Musicalmente c’è, soprattutto nella prima parte dell’album, la scelta di aderire ai canoni estetici della musica pop che si affaccia agli anni di plastica del decennio ormai alle porte con l’uso di sintetizzatori, della chitarra graffiante di Alberto Radius e della batteria pulsante in primo piano ma non mancano gli spazi riservati all’introspezione e ai richiami alla musica da camera come nello strumentale Luna indiana, nella melodia per piano, oboe e canto latino di Pasqua etiope, e nella conclusiva Stranizza d’amuri, canzone d’amore che evoca immagini insolite (i carrettieri che fanno i loro bisogni lungo la strada) e nasconde strabilianti finezze di dizione armonico/dialettale (“‘a litturina da Circum’Etnea, i saggi ginnici, ‘u Nabuccu, ‘a scola sta finennu” è uno dei pochi autentici virtuosismi lessicali concessi da Battiato lungo la sua carriera).

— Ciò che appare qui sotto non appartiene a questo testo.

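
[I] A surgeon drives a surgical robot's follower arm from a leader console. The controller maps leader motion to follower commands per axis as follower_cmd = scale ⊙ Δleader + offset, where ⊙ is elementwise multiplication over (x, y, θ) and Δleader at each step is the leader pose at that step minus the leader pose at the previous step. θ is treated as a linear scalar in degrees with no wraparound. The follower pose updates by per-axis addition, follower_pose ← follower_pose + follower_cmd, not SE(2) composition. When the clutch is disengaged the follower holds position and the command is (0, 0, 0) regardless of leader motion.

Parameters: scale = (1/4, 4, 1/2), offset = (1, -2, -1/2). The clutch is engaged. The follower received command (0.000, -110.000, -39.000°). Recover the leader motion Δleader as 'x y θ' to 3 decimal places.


axis x: (0.000 − 1) / (1/4) = -4.000
axis y: (-110.000 − -2) / (4) = -27.000
axis θ: (-39.000 − -1/2) / (1/2) = -77.000

-4.000 -27.000 -77.000


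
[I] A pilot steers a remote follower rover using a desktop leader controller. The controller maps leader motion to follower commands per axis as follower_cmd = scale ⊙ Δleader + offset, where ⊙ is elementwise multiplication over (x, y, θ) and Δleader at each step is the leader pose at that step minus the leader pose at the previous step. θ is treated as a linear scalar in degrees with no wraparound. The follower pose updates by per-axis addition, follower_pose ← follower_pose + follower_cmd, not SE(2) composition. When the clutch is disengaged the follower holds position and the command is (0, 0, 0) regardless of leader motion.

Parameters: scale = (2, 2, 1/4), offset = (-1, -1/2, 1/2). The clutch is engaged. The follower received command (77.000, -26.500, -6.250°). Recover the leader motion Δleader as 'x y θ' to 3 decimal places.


39.000 -13.000 -27.000

axis x: (77.000 − -1) / (2) = 39.000
axis y: (-26.500 − -1/2) / (2) = -13.000
axis θ: (-6.250 − 1/2) / (1/4) = -27.000


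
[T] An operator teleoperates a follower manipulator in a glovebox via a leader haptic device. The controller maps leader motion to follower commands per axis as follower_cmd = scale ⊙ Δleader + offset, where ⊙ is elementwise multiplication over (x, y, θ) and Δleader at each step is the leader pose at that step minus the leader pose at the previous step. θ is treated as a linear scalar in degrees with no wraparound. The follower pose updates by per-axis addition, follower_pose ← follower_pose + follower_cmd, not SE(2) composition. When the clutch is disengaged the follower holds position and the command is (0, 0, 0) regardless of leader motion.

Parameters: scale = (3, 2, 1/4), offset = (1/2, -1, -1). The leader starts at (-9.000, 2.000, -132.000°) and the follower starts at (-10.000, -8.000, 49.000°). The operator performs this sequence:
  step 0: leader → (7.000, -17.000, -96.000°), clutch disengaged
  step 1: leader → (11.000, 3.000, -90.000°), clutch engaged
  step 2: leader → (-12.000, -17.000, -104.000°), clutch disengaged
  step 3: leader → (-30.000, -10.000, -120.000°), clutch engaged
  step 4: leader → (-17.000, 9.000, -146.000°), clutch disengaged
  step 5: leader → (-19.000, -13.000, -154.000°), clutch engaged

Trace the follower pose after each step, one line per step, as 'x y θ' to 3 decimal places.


step 0: Δleader=(16.000, -19.000, 36.000°), disengaged; cmd=(0,0,0) → follower holds at (-10.000, -8.000, 49.000°)
step 1: Δleader=(4.000, 20.000, 6.000°), engaged; cmd=(12.500, 39.000, 0.500°) → follower=(2.500, 31.000, 49.500°)
step 2: Δleader=(-23.000, -20.000, -14.000°), disengaged; cmd=(0,0,0) → follower holds at (2.500, 31.000, 49.500°)
step 3: Δleader=(-18.000, 7.000, -16.000°), engaged; cmd=(-53.500, 13.000, -5.000°) → follower=(-51.000, 44.000, 44.500°)
step 4: Δleader=(13.000, 19.000, -26.000°), disengaged; cmd=(0,0,0) → follower holds at (-51.000, 44.000, 44.500°)
step 5: Δleader=(-2.000, -22.000, -8.000°), engaged; cmd=(-5.500, -45.000, -3.000°) → follower=(-56.500, -1.000, 41.500°)

-10.000 -8.000 49.000
2.500 31.000 49.500
2.500 31.000 49.500
-51.000 44.000 44.500
-51.000 44.000 44.500
-56.500 -1.000 41.500


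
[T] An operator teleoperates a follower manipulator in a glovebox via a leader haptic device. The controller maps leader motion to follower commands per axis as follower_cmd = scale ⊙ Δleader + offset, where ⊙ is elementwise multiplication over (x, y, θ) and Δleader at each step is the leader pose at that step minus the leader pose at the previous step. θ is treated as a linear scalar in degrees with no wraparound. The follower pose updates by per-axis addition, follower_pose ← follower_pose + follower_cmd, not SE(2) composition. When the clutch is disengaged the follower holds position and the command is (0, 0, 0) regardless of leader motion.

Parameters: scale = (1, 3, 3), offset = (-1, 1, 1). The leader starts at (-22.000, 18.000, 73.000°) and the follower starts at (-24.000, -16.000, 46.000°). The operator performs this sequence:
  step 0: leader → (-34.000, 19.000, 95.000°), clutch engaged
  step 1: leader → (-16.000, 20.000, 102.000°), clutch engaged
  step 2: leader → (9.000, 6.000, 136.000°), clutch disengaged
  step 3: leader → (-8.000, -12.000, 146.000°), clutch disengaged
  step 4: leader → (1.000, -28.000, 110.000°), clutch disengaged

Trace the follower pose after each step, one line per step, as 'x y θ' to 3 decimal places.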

Pochi ne capiranno il senso, fermandosi a guardare il dito anziché la luna dando ragione a Confucio piuttosto che a Guénon.  

 

Avvicinarsi al genere umano pur disprezzandolo, sacrificare la vita ascetica per farsi carne pop. Dopo le scelte estreme degli anni Settanta, per il nuovo decennio Battiato cambia, addirittura inverte, la sua strategia artistica.

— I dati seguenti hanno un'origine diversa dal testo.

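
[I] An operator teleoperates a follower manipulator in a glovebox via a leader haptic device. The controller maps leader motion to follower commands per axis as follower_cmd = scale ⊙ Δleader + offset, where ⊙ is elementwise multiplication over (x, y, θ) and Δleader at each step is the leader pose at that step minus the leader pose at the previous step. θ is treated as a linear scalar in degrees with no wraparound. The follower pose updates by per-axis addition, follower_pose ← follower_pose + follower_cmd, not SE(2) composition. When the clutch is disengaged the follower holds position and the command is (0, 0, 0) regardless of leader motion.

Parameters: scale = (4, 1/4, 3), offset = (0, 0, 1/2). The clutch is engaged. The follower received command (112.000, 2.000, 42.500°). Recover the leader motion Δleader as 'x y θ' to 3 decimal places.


axis x: (112.000 − 0) / (4) = 28.000
axis y: (2.000 − 0) / (1/4) = 8.000
axis θ: (42.500 − 1/2) / (3) = 14.000

28.000 8.000 14.000


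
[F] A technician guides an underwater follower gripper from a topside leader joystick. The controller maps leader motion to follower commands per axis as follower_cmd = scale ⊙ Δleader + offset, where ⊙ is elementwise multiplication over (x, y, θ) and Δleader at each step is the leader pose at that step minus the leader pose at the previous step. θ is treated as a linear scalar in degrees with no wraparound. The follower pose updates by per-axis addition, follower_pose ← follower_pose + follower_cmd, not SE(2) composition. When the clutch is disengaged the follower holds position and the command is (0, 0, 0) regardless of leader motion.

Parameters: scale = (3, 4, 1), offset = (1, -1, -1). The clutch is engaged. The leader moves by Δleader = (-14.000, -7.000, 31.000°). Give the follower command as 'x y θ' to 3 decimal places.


axis x: 3·-14.000 + 1 = -41.000
axis y: 4·-7.000 + -1 = -29.000
axis θ: 1·31.000 + -1 = 30.000

-41.000 -29.000 30.000


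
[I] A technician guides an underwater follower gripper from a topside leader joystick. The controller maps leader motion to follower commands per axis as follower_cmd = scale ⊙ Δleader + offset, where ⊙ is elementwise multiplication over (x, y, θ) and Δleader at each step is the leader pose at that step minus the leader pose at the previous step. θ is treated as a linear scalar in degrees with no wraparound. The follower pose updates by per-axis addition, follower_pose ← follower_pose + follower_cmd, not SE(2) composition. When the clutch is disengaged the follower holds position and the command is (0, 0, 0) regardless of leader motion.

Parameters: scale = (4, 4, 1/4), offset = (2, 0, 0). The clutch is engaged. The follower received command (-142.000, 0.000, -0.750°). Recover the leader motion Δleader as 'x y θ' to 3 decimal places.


axis x: (-142.000 − 2) / (4) = -36.000
axis y: (0.000 − 0) / (4) = 0.000
axis θ: (-0.750 − 0) / (1/4) = -3.000

-36.000 0.000 -3.000


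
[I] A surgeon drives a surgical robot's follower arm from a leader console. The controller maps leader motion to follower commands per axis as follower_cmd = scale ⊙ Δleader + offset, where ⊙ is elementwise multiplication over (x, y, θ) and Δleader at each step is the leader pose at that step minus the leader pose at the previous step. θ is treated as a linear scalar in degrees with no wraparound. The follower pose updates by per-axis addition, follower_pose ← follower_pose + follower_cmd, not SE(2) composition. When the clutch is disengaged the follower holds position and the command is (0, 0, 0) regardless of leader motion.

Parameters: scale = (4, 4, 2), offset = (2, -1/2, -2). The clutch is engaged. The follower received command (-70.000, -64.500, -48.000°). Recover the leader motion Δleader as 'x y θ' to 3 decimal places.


-18.000 -16.000 -23.000

axis x: (-70.000 − 2) / (4) = -18.000
axis y: (-64.500 − -1/2) / (4) = -16.000
axis θ: (-48.000 − -2) / (2) = -23.000


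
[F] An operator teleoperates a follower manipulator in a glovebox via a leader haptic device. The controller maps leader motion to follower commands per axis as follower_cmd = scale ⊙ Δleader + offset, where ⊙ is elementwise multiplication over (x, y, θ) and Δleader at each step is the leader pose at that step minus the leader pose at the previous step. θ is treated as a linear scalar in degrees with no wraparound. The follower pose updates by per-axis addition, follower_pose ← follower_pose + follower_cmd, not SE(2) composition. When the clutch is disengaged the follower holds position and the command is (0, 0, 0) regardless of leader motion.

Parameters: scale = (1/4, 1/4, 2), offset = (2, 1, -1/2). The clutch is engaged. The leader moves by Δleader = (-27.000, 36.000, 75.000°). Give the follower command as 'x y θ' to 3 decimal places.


axis x: 1/4·-27.000 + 2 = -4.750
axis y: 1/4·36.000 + 1 = 10.000
axis θ: 2·75.000 + -1/2 = 149.500

-4.750 10.000 149.500


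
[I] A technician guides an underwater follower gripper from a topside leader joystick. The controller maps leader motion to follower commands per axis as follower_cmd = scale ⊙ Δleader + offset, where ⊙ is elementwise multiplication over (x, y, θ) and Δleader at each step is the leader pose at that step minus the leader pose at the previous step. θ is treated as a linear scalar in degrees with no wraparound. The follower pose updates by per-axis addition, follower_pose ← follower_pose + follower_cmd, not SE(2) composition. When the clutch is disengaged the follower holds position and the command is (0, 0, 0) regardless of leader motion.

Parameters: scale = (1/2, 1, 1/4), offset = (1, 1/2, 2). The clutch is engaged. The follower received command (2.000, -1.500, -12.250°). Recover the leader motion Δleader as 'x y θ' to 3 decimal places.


axis x: (2.000 − 1) / (1/2) = 2.000
axis y: (-1.500 − 1/2) / (1) = -2.000
axis θ: (-12.250 − 2) / (1/4) = -57.000

2.000 -2.000 -57.000


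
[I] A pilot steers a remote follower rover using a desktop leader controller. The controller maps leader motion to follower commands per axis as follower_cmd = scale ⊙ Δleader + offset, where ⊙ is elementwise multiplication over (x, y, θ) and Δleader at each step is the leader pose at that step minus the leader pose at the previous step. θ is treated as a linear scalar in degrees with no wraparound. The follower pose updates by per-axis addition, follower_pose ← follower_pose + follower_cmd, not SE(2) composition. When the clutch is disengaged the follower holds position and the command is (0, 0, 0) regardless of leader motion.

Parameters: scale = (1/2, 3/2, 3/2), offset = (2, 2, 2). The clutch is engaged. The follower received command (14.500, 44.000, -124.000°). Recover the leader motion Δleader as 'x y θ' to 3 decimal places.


axis x: (14.500 − 2) / (1/2) = 25.000
axis y: (44.000 − 2) / (3/2) = 28.000
axis θ: (-124.000 − 2) / (3/2) = -84.000

25.000 28.000 -84.000


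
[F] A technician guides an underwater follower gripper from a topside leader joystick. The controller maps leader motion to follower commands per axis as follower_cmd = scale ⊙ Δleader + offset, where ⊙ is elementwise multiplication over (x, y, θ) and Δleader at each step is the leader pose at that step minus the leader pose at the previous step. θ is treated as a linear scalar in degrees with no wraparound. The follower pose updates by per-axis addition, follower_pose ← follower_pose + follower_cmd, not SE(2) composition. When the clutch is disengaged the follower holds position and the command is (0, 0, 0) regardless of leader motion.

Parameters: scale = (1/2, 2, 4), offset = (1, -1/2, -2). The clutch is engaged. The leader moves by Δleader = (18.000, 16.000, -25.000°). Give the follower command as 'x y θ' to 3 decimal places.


10.000 31.500 -102.000

axis x: 1/2·18.000 + 1 = 10.000
axis y: 2·16.000 + -1/2 = 31.500
axis θ: 4·-25.000 + -2 = -102.000


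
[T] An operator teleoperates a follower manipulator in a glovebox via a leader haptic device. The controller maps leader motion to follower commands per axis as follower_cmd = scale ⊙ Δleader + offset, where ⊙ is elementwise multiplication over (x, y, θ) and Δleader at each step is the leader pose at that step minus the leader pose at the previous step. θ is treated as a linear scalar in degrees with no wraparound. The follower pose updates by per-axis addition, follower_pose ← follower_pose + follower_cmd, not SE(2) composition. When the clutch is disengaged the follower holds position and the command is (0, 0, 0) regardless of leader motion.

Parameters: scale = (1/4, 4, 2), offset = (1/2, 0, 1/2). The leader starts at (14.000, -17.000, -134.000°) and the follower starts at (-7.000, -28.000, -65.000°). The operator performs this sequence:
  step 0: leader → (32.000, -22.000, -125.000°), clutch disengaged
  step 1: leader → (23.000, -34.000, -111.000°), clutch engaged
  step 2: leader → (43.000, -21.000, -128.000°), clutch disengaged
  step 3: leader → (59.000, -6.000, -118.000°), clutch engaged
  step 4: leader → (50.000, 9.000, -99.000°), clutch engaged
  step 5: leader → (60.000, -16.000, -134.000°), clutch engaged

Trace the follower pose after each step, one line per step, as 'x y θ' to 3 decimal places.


step 0: Δleader=(18.000, -5.000, 9.000°), disengaged; cmd=(0,0,0) → follower holds at (-7.000, -28.000, -65.000°)
step 1: Δleader=(-9.000, -12.000, 14.000°), engaged; cmd=(-1.750, -48.000, 28.500°) → follower=(-8.750, -76.000, -36.500°)
step 2: Δleader=(20.000, 13.000, -17.000°), disengaged; cmd=(0,0,0) → follower holds at (-8.750, -76.000, -36.500°)
step 3: Δleader=(16.000, 15.000, 10.000°), engaged; cmd=(4.500, 60.000, 20.500°) → follower=(-4.250, -16.000, -16.000°)
step 4: Δleader=(-9.000, 15.000, 19.000°), engaged; cmd=(-1.750, 60.000, 38.500°) → follower=(-6.000, 44.000, 22.500°)
step 5: Δleader=(10.000, -25.000, -35.000°), engaged; cmd=(3.000, -100.000, -69.500°) → follower=(-3.000, -56.000, -47.000°)

-7.000 -28.000 -65.000
-8.750 -76.000 -36.500
-8.750 -76.000 -36.500
-4.250 -16.000 -16.000
-6.000 44.000 22.500
-3.000 -56.000 -47.000


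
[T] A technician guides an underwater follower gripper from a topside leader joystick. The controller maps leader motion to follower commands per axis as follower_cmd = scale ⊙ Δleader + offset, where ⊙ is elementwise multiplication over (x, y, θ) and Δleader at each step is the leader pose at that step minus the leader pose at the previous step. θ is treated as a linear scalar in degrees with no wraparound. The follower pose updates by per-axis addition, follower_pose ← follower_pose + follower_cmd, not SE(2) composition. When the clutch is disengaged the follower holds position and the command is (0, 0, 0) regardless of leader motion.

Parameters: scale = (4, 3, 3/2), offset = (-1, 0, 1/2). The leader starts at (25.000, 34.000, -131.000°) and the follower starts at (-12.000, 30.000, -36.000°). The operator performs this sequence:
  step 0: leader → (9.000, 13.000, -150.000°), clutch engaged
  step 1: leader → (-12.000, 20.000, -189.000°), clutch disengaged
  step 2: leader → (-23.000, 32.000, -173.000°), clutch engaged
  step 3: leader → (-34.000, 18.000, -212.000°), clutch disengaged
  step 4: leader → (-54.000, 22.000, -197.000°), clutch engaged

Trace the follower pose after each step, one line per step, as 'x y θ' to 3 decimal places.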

Per questa sorta di incarnazione Battiato sceglie un luogo imprecisato che si trova al crocevia fra l’Asia minore e la Mitteleuropa. L’Anatolia, probabilmente. O una zona della penisola ellenica. Un balcone affacciato sul Mediterraneo coloniale che conserva e preserva però l’austerità asburgica. Una tribuna austera e appartata da cui Battiato si affaccia come un gran visir per giudicare l’uomo comune e lanciare invettive su politici e cantanti, profetizzando l’era del cinghiale bianco. Su quei luoghi torneranno, sulle tracce del profeta e alla ricerca di analoga ispirazione, molti adepti di quella che sarà la “nuova onda” italiana.

Patriots è il disco chiamato a rivendicare questo suo ruolo, dopo l’annunciazione del lavoro precedente. L’album destinato a setacciare la penisola alla ricerca di fedeli, credenti, devoti, apostoli. Parlando in parabole e citazioni (Proust, Leopardi, Carducci, i Nomadi, Calasso, i Beach Boys, ‘o sole mio e cento altre) in una bilancia di equilibrismo fra l’estremamente colto e l’estremamente popolare, affinché i prescelti capiscano di essere tali essendo riusciti a riconoscere qualche pesce dall’enorme messe ittica tirata su dalla rete del profeta. Patriots è dunque disco intellettuale e volgare assieme, atto di riappacificazione forzata con le masse, snodo cruciale del Battiato che sceglie il compromesso schifandosene nel momento stesso in cui abiura dalla sua naturale propensione all’emancipazione dalla follia terrena, specchio con cui il musicista si mette faccia a faccia con quel mondo da cui si è escluso e da cui spesso si è visto escludere, cercando di individuare quale sia la sagoma, la fisionomia del mostro.     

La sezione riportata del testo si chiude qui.